The news: Chromebook demand is plummeting compared to a year ago, which could indicate overall sales slowdown in the PC market heading into 2022 per TechRadar. 

Why it’s worth watching: A new report from Trendforce says that demand for Chromebooks has plummeted by 50% in the second half of the year—likely reflecting the greater slowdown affecting the entire PC industry. Chromebooks make up 13% of the entire PC industry per Canalys.

Leading Chromebook manufacturers like Samsung — which grew 2,000% selling 1.2 million Chromebooks in Q1 2020 — are certain to feel the brunt of the sudden demand downturn.
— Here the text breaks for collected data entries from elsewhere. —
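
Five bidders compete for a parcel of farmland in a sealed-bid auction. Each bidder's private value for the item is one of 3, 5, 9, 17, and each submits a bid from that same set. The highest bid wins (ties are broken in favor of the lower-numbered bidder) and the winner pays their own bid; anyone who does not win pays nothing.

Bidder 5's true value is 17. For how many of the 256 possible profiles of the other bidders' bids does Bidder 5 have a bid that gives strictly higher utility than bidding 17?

Others bid (3, 3, 3, 3): truth gives 0; bid 5 gives 12 > 0. Violating.
Others bid (3, 3, 3, 5): truth gives 0; bid 9 gives 8 > 0. Violating.
Others bid (3, 3, 5, 3): truth gives 0; bid 9 gives 8 > 0. Violating.
Others bid (3, 3, 5, 5): truth gives 0; bid 9 gives 8 > 0. Violating.
Others bid (3, 3, 3, 9): truth gives 0; no alternative beats it.
Others bid (3, 3, 3, 17): truth gives 0; no alternative beats it.
(Checking all 256 profiles: 16 have a profitable deviation, 240 do not.)

16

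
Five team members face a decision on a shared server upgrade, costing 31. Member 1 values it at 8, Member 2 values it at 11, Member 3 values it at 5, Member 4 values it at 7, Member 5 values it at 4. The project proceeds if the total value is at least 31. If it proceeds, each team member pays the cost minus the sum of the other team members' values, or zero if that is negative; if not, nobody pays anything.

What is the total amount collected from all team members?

15

Total value 35 ≥ cost 31, so it is built.
Member 1: others sum to 27; max(0, 31 - 27) = 4.
Member 2: others sum to 24; max(0, 31 - 24) = 7.
Member 3: others sum to 30; max(0, 31 - 30) = 1.
Member 4: others sum to 28; max(0, 31 - 28) = 3.
Member 5: others sum to 31; max(0, 31 - 31) = 0.
Total collected = 4 + 7 + 1 + 3 + 0 = 15.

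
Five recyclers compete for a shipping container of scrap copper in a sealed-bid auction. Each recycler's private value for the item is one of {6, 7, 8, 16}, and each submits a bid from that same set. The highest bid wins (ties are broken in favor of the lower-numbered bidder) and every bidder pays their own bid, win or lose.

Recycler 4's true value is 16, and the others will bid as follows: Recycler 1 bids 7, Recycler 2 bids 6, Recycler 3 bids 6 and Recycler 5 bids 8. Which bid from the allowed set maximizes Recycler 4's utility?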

The chip and component shortage, higher vaccination rates, and the return to the physical workplace and schools are some of key the reasons cited for the slowdown.

  • Chromebooks saw a tremendous 275% YoY growth in Q1 2021 per Canalys. That demand has since plummeted significantly.
  • Trendforce still expects 36 million Chromebook unit sales for 2021 in light of waning demand. Overall laptop shipments will see a 16.4% YoY increase or a total of 240 million unit sales.
  • The FCC’s $7.17 billion Emergency Connectivity Fund, which was released in July to fund the purchase of notebooks, tablets, and network connectivity for schools and libraries, could buoy demand for laptops and Chromebooks into the next year.

What’s next? While deceleration in PC demand was expected as vaccination rates increased and schools and offices reopened, the 50% drop in Chromebook demand could be an indicator of a longer-term trend heading into 2022.

This could adversely affect PC manufacturing, which is also compounded by the various chip and component shortages. 

  • PC makers could now have to tamp down their sales expectations, adjust their supply chains, and fine-tune their output for the coming year.